Non so se agire personalmente o costituendo un apposito comitato cittadino per combattere degli inverosimili abusi su un singolare sito balneare e, conseguentemente, sulla storia di Marsala.
C’è un bene, comune a tante generazioni di marsalesi, che negli ultimi anni è stato fruito quasi in modo esclusivo da un gruppetto di persone ben individuate.
Il riferimento è all’estrema punta di Capo Boeo e ai più o meno presunti “proprietari” (li nomino in ordine strettamente alfabetico) Natale Bonventre, Tonino Contiliano, Nino Rosolia, Giacomo Sollazzo, Natale Struppa e qualche altro la cui identità al momento mi sfugge.
In costoro probabilmente è invalsa l’idea di aver acquisito quel bene per usucapione, forse lasciandosi sfuggire che ciò non è possibile con la proprietà demaniale.
Così sembra che si siano venduti una terza parte della zona costiera in questione (a qualche americano, come la Fontana di Trevi in un famoso film di Totò ?) e che abbiano creato danni al manufatto ivi insistente con terribili “capuzzuna a panzata, natati a cuncutrigghiu” ed altre attività più o meno invasive.

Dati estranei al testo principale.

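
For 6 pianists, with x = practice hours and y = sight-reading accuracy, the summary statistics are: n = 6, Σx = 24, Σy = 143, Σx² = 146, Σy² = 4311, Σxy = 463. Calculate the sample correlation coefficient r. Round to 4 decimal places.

Numerator: nΣxy − (Σx)(Σy) = 6·463 − (24)(143) = -654
Denominator: √[(nΣx²−(Σx)²)(nΣy²−(Σy)²)]
  nΣx²−(Σx)² = 6·146 − 576 = 300;  nΣy²−(Σy)² = 6·4311 − 20449 = 5417
  √(300·5417) = √1625100 = 1274.7941
r = -654 / 1274.7941 = -0.5130

-0.5130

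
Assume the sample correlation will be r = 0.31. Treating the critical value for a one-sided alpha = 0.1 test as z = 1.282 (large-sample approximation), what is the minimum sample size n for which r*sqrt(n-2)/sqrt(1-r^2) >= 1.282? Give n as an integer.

Need r·√(n−2)/√(1−r²) ≥ 1.282
√(n−2) ≥ 1.282·√(1−0.0961) / 0.31 = 1.282·0.950737 / 0.31 = 3.9318
n−2 ≥ 15.4591  ⇒  n ≥ 17.4591
Smallest integer n = 18

18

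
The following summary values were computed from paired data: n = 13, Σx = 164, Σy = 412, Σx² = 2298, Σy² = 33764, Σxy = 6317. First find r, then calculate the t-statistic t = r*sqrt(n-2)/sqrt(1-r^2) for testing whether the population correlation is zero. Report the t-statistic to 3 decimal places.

S_xy = nΣxy − ΣxΣy = 13·6317 − 164·412 = 82121 − 67568 = 14553
S_xx = nΣx² − (Σx)² = 13·2298 − 164² = 29874 − 26896 = 2978
S_yy = nΣy² − (Σy)² = 13·33764 − 412² = 438932 − 169744 = 269188
r = S_xy / √(S_xx·S_yy) = 14553 / √(2978·269188) = 14553 / √801641864 = 14553 / 28313.2807 = 0.5140
t = r·√(n−2)/√(1−r²) = 0.5140·√11 / √(1−0.264196) = 1.704745 / 0.857790 = 1.987

1.987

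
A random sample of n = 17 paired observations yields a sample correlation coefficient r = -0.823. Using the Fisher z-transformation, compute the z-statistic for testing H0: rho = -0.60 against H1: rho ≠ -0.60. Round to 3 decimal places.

-1.769

z_r = atanh(-0.823) = -1.166045,  z_0 = atanh(-0.60) = -0.693147
SE = 1/√(n−3) = 1/√14 = 0.267261
z = (z_r − z_0)/SE = (-1.166045 − (-0.693147)) / 0.267261 = -0.472898 / 0.267261 = -1.769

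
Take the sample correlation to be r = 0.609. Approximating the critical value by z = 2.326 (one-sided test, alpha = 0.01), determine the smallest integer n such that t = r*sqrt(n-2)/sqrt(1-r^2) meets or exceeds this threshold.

r√(n−2)/√(1−r²) ≥ 2.326  ⇔  n−2 ≥ (2.326)²·(1−r²)/r²
(1−r²)/r² = (1−0.370881)/0.370881 = 1.6963
n ≥ 2 + 5.410276·1.6963 = 2 + 9.1775 = 11.1775
⌈11.1775⌉ = 12

12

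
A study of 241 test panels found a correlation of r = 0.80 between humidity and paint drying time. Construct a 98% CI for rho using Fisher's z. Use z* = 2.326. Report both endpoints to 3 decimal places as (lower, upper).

z_r = atanh(0.80) = 1.098612;  SE = 1/√(n−3) = 1/√238 = 0.064820
z-limits: 1.098612 ± 2.326·0.064820 = 1.098612 ± 0.150771 = [0.947841, 1.249383]
ρ-limits: (tanh 0.947841, tanh 1.249383) = (0.739, 0.848)

(0.739, 0.848)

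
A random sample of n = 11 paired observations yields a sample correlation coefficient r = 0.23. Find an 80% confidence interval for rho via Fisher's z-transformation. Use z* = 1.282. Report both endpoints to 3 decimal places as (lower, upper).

(-0.216, 0.596)

z_r = atanh(0.23) = 0.234189;  SE = 1/√(n−3) = 1/√8 = 0.353553
z-limits: 0.234189 ± 1.282·0.353553 = 0.234189 ± 0.453255 = [-0.219066, 0.687444]
ρ-limits: (tanh -0.219066, tanh 0.687444) = (-0.216, 0.596)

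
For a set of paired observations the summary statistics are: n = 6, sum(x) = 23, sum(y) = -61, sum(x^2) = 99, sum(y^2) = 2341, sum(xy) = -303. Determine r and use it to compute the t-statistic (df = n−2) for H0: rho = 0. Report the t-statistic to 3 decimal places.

S_xy = nΣxy − ΣxΣy = 6·(-303) − 23·(-61) = -1818 − (-1403) = -415
S_xx = nΣx² − (Σx)² = 6·99 − 23² = 594 − 529 = 65
S_yy = nΣy² − (Σy)² = 6·2341 − (-61)² = 14046 − 3721 = 10325
r = S_xy / √(S_xx·S_yy) = -415 / √(65·10325) = -415 / √671125 = -415 / 819.2222 = -0.5066
t = r·√(n−2)/√(1−r²) = -0.5066·√4 / √(1−0.256644) = -1.013200 / 0.862181 = -1.175

-1.175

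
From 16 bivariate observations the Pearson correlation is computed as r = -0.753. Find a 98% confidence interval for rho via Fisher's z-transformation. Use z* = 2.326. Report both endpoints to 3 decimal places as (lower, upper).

Fisher z: z_r = atanh(r) = ½·ln((1+(-0.753))/(1−(-0.753))) = -0.979848
SE(z) = 1/√(n−3) = 1/√13 = 0.277350
98% ⇒ z* = 2.326; margin = 2.326·0.277350 = 0.645116
CI on z-scale: (-1.624964, -0.334732)
Back-transform: tanh(-1.624964) = -0.925341, tanh(-0.334732) = -0.322766

(-0.925, -0.323)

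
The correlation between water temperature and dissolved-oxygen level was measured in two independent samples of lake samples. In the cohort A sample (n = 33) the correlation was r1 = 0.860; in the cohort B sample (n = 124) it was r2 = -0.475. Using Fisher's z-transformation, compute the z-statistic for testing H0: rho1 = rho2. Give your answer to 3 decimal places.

z1 = atanh(0.860) = 1.293345,  z2 = atanh(-0.475) = -0.516508
SE = √(1/(n1−3) + 1/(n2−3)) = √(1/30 + 1/121) = √(0.0333333 + 0.0082645) = √0.0415978 = 0.203955
z = (z1 − z2)/SE = (1.293345 − (-0.516508)) / 0.203955 = 1.809853 / 0.203955 = 8.874

8.874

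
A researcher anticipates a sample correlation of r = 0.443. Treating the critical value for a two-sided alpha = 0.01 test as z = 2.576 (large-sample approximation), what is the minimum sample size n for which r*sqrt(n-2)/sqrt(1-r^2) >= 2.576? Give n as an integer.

30

r√(n−2)/√(1−r²) ≥ 2.576  ⇔  n−2 ≥ (2.576)²·(1−r²)/r²
(1−r²)/r² = (1−0.196249)/0.196249 = 4.0956
n ≥ 2 + 6.635776·4.0956 = 2 + 27.1775 = 29.1775
⌈29.1775⌉ = 30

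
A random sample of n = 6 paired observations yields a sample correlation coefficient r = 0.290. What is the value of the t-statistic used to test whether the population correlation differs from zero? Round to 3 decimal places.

0.606

1 − r² = 1 − 0.084100 = 0.915900;  √(1−r²) = 0.957027
√(n−2) = √4 = 2.000000
t = r·√(n−2)/√(1−r²) = 0.290 · 2.000000 / 0.957027 = 0.606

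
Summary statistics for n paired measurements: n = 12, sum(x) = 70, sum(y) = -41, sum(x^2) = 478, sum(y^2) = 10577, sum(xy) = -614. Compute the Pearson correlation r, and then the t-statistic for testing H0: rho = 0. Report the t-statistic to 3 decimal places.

-1.548

Numerator: nΣxy − (Σx)(Σy) = 12·(-614) − (70)(-41) = -4498
Denominator: √[(nΣx²−(Σx)²)(nΣy²−(Σy)²)]
  nΣx²−(Σx)² = 12·478 − 4900 = 836;  nΣy²−(Σy)² = 12·10577 − 1681 = 125243
  √(836·125243) = √104703148 = 10232.4556
r = -4498 / 10232.4556 = -0.4396
t = r·√(n−2)/√(1−r²) = -0.4396·√10 / √(1−0.193248) = -1.390137 / 0.898194 = -1.548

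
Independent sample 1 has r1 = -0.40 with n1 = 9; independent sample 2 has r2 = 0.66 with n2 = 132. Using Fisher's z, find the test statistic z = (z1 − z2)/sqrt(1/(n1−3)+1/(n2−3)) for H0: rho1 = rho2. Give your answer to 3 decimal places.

z1 = atanh(-0.40) = -0.423649,  z2 = atanh(0.66) = 0.792814
SE = √(1/(n1−3) + 1/(n2−3)) = √(1/6 + 1/129) = √(0.1666667 + 0.0077519) = √0.1744186 = 0.417635
z = (z1 − z2)/SE = (-0.423649 − 0.792814) / 0.417635 = -1.216463 / 0.417635 = -2.913

-2.913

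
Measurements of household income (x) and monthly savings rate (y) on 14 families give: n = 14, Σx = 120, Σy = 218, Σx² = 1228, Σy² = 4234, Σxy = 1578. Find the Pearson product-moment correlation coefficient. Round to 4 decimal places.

Numerator: nΣxy − (Σx)(Σy) = 14·1578 − (120)(218) = -4068
Denominator: √[(nΣx²−(Σx)²)(nΣy²−(Σy)²)]
  nΣx²−(Σx)² = 14·1228 − 14400 = 2792;  nΣy²−(Σy)² = 14·4234 − 47524 = 11752
  √(2792·11752) = √32811584 = 5728.1397
r = -4068 / 5728.1397 = -0.7102

-0.7102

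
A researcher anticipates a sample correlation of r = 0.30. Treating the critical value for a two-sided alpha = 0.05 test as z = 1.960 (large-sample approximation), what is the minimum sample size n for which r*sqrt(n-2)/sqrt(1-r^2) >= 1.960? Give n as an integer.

41

Need r·√(n−2)/√(1−r²) ≥ 1.960
√(n−2) ≥ 1.960·√(1−0.0900) / 0.30 = 1.960·0.953939 / 0.30 = 6.2324
n−2 ≥ 38.8428  ⇒  n ≥ 40.8428
Smallest integer n = 41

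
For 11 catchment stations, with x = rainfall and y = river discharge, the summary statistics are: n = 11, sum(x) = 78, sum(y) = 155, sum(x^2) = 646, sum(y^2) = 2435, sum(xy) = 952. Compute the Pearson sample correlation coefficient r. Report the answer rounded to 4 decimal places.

S_xy = nΣxy − ΣxΣy = 11·952 − 78·155 = 10472 − 12090 = -1618
S_xx = nΣx² − (Σx)² = 11·646 − 78² = 7106 − 6084 = 1022
S_yy = nΣy² − (Σy)² = 11·2435 − 155² = 26785 − 24025 = 2760
r = S_xy / √(S_xx·S_yy) = -1618 / √(1022·2760) = -1618 / √2820720 = -1618 / 1679.4999 = -0.9634

-0.9634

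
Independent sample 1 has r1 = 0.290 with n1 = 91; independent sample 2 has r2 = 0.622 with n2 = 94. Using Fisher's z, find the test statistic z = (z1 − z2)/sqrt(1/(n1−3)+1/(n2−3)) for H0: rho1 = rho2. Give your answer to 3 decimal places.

-2.874

Fisher z-transforms: z1 = atanh(0.290) = 0.298566, z2 = atanh(0.622) = 0.728261; difference d = -0.429695
Var(d) = 1/88 + 1/91 = 0.0113636 + 0.0109890 = 0.0223526
z = d/√Var(d) = -0.429695 / √0.0223526 = -0.429695 / 0.149508 = -2.874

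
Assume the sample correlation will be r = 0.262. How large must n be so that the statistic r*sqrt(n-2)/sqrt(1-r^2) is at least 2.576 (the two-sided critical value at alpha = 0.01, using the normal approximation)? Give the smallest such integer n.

r√(n−2)/√(1−r²) ≥ 2.576  ⇔  n−2 ≥ (2.576)²·(1−r²)/r²
(1−r²)/r² = (1−0.068644)/0.068644 = 13.5679
n ≥ 2 + 6.635776·13.5679 = 2 + 90.0335 = 92.0335
⌈92.0335⌉ = 93

93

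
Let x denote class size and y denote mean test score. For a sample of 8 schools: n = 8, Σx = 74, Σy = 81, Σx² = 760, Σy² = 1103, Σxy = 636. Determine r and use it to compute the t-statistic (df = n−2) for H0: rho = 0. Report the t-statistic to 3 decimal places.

Numerator: nΣxy − (Σx)(Σy) = 8·636 − (74)(81) = -906
Denominator: √[(nΣx²−(Σx)²)(nΣy²−(Σy)²)]
  nΣx²−(Σx)² = 8·760 − 5476 = 604;  nΣy²−(Σy)² = 8·1103 − 6561 = 2263
  √(604·2263) = √1366852 = 1169.1245
r = -906 / 1169.1245 = -0.7749
t = r·√(n−2)/√(1−r²) = -0.7749·√6 / √(1−0.600470) = -1.898110 / 0.632084 = -3.003

-3.003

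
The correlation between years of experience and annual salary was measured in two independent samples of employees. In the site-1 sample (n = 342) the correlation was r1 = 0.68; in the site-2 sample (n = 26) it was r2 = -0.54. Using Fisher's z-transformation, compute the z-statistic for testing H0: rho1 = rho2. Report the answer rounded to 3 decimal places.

Fisher z-transforms: z1 = atanh(0.68) = 0.829114, z2 = atanh(-0.54) = -0.604156; difference d = 1.433270
Var(d) = 1/339 + 1/23 = 0.0029499 + 0.0434783 = 0.0464282
z = d/√Var(d) = 1.433270 / √0.0464282 = 1.433270 / 0.215472 = 6.652

6.652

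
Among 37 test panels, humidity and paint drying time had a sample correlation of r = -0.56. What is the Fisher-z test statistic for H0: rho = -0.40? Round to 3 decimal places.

-1.220

z_r = atanh(-0.56) = -0.632833,  z_0 = atanh(-0.40) = -0.423649
SE = 1/√(n−3) = 1/√34 = 0.171499
z = (z_r − z_0)/SE = (-0.632833 − (-0.423649)) / 0.171499 = -0.209184 / 0.171499 = -1.220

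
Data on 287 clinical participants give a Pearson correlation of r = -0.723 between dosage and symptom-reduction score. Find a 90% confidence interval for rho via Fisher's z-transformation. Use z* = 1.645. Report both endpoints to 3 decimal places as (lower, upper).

(-0.766, -0.673)

z_r = atanh(-0.723) = -0.913902;  SE = 1/√(n−3) = 1/√284 = 0.059339
z-limits: -0.913902 ± 1.645·0.059339 = -0.913902 ± 0.097613 = [-1.011515, -0.816289]
ρ-limits: (tanh -1.011515, tanh -0.816289) = (-0.766, -0.673)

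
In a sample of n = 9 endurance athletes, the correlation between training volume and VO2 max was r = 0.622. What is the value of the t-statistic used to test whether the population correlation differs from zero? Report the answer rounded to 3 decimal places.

t = r·√(n−2) / √(1−r²) with r = 0.622, n = 9
  = 0.622·√7 / √(1 − 0.386884)
  = 0.622·2.645751 / 0.783017
  = 1.645657 / 0.783017 = 2.102

2.102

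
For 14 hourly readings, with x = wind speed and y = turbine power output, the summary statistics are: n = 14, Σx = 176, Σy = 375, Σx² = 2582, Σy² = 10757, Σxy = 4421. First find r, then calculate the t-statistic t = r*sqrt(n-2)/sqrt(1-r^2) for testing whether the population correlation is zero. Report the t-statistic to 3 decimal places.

S_xy = nΣxy − ΣxΣy = 14·4421 − 176·375 = 61894 − 66000 = -4106
S_xx = nΣx² − (Σx)² = 14·2582 − 176² = 36148 − 30976 = 5172
S_yy = nΣy² − (Σy)² = 14·10757 − 375² = 150598 − 140625 = 9973
r = S_xy / √(S_xx·S_yy) = -4106 / √(5172·9973) = -4106 / √51580356 = -4106 / 7181.9465 = -0.5717
t = r·√(n−2)/√(1−r²) = -0.5717·√12 / √(1−0.326841) = -1.980427 / 0.820463 = -2.414

-2.414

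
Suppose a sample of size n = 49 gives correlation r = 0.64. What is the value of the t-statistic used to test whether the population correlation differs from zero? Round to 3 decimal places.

5.710

t = r·√(n−2) / √(1−r²) with r = 0.64, n = 49
  = 0.64·√47 / √(1 − 0.4096)
  = 0.64·6.855655 / 0.768375
  = 4.387619 / 0.768375 = 5.710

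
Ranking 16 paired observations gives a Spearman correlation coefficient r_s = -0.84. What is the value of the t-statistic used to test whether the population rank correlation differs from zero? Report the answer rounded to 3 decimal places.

-5.793

t = r_s·√(n−2) / √(1−r_s²) with r_s = -0.84, n = 16
  = -0.84·√14 / √(1 − 0.7056)
  = -0.84·3.741657 / 0.542586
  = -3.142992 / 0.542586 = -5.793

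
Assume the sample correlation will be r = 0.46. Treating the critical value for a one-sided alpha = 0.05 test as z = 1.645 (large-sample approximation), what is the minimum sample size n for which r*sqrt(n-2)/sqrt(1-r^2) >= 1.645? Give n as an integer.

13

r√(n−2)/√(1−r²) ≥ 1.645  ⇔  n−2 ≥ (1.645)²·(1−r²)/r²
(1−r²)/r² = (1−0.2116)/0.2116 = 3.7259
n ≥ 2 + 2.706025·3.7259 = 2 + 10.0824 = 12.0824
⌈12.0824⌉ = 13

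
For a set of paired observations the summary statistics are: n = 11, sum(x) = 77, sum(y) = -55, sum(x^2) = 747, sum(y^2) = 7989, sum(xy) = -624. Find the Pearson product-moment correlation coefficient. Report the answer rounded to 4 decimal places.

-0.1887

S_xy = nΣxy − ΣxΣy = 11·(-624) − 77·(-55) = -6864 − (-4235) = -2629
S_xx = nΣx² − (Σx)² = 11·747 − 77² = 8217 − 5929 = 2288
S_yy = nΣy² − (Σy)² = 11·7989 − (-55)² = 87879 − 3025 = 84854
r = S_xy / √(S_xx·S_yy) = -2629 / √(2288·84854) = -2629 / √194145952 = -2629 / 13933.6267 = -0.1887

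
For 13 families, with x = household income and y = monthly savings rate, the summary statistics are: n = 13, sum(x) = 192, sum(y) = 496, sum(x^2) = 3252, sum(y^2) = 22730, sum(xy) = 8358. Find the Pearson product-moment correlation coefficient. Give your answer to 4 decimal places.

0.8203

S_xy = nΣxy − ΣxΣy = 13·8358 − 192·496 = 108654 − 95232 = 13422
S_xx = nΣx² − (Σx)² = 13·3252 − 192² = 42276 − 36864 = 5412
S_yy = nΣy² − (Σy)² = 13·22730 − 496² = 295490 − 246016 = 49474
r = S_xy / √(S_xx·S_yy) = 13422 / √(5412·49474) = 13422 / √267753288 = 13422 / 16363.1686 = 0.8203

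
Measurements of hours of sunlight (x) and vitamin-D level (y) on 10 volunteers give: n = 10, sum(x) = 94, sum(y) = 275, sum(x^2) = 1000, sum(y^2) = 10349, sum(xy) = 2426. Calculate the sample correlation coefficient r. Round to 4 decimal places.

S_xy = nΣxy − ΣxΣy = 10·2426 − 94·275 = 24260 − 25850 = -1590
S_xx = nΣx² − (Σx)² = 10·1000 − 94² = 10000 − 8836 = 1164
S_yy = nΣy² − (Σy)² = 10·10349 − 275² = 103490 − 75625 = 27865
r = S_xy / √(S_xx·S_yy) = -1590 / √(1164·27865) = -1590 / √32434860 = -1590 / 5695.1611 = -0.2792

-0.2792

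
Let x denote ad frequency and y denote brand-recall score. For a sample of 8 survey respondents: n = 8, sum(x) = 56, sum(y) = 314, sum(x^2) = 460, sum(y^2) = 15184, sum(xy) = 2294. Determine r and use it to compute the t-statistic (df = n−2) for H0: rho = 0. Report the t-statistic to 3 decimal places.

0.546

Numerator: nΣxy − (Σx)(Σy) = 8·2294 − (56)(314) = 768
Denominator: √[(nΣx²−(Σx)²)(nΣy²−(Σy)²)]
  nΣx²−(Σx)² = 8·460 − 3136 = 544;  nΣy²−(Σy)² = 8·15184 − 98596 = 22876
  √(544·22876) = √12444544 = 3527.6825
r = 768 / 3527.6825 = 0.2177
t = r·√(n−2)/√(1−r²) = 0.2177·√6 / √(1−0.047393) = 0.533254 / 0.976016 = 0.546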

E’ certo che hanno fatto circolare liberamente (e artatamente?) la denominazione falsa di “Due Rocche”, sfruttando la compiacenza o la superficialità di chi l’ha ripetuta in “verba” e/o in “scripta”.
Ma ora basta! Perché il limite è stato superato con l’articolo pubblicato su “Il Vomere” del 9 marzo 2021 e titolato “Rischia di crollare la piazzola del lungomare” davanti alle “Due rocche”. Non mi sarei scandalizzato a leggerlo su altro giornale; ma su questo no! Perché sa della classica “stujata” sulla tenda nuova.
In sintesi, non si può fare violenza alla secolare denominazione vera di “Tre Rocche” e, conseguentemente, alla Storia. Quindi nessuno si permetta più di chiamare l’estrema punta di Capo Boeo “Due Rocche” anziché “Tre Rocche”. I trasgressori provino il contrario o rischiano una … querela di falso.